Pour 1 1/2 tablespoons oil into a large skillet, and heat over medium-high heat. Brown steaks 1 1/2 minutes per side, until golden (but not cooked through). Transfer to a shallow 2 1/2- to 3-quart casserole or baking dish. Pour remaining 1/3 cup wine around fish.
Heat remaining 1 1/2 tablespoons oil in same skillet over medium heat; add onion, and cook 5 minutes or until translucent. Add the soaked currants (and any wine left in the cup), and stir in tomatoes and next 4 ingredients. Continue to cook 7 minutes, stirring occasionally, until squash is tender and flavors have blended. Top each steak with vegetable mixture; sprinkle with pine nuts.
Bake at 400° for 12 minutes or until fish is done. Serve immediately, spooning any pan juices over portions. Top with basil leaves.
Casserole Basics: Glass and ceramic (earthenware) dishes work best for casserole cooking because they heat up quickly and evenly. If you substitute a metal baking pan, the casserole usually cooks more slowly, so you may have to increase the oven temperature by 25° to compensate.
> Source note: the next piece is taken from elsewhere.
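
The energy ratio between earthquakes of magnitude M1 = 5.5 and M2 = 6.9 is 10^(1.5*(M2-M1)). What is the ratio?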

Always start with the freshest seafood available and pat it dry. If you use individual steaks or fillets, select pieces that are at least 1 inch thick. If a single fillet from a large fish tapers to a thin end, fold the thin end under to help the fillet cook uniformly.
If the fillet in the casserole is thick, let it sit at room temperature while you prepare the other ingredients for the dish. It will cook more quickly.
Thick fillets or steaks, especially if covered with a sauce or topping, can take from 12 to 15 minutes of baking time per inch. To check for doneness, cut into the fillet at the thickest part to see if it's opaque inside and pulls apart with little resistance.
Casserole recipes calling for fully or partially cooked seafood or fish need only enough time in the oven to get hot, so an instant-read thermometer comes in handy. If the middle of the casserole registers 160°, it's done.
If you're making a casserole with cooked seafood that's added to a sauce, heat the sauce separately, stir in cold, cooked fish, and then assemble the dish. This will speed up the time in the oven and keep the fish from disintegrating.
Don't cook fish until it flakes easily-- by that point, the fish has given up all of its juices, rendering it dry and leaving a lot of water in the dish. If this occurs, spoon the juices back over the fish when serving.
Remember, the casserole will continue cooking once it's pulled from the oven, so it's better to take it out sooner rather than later.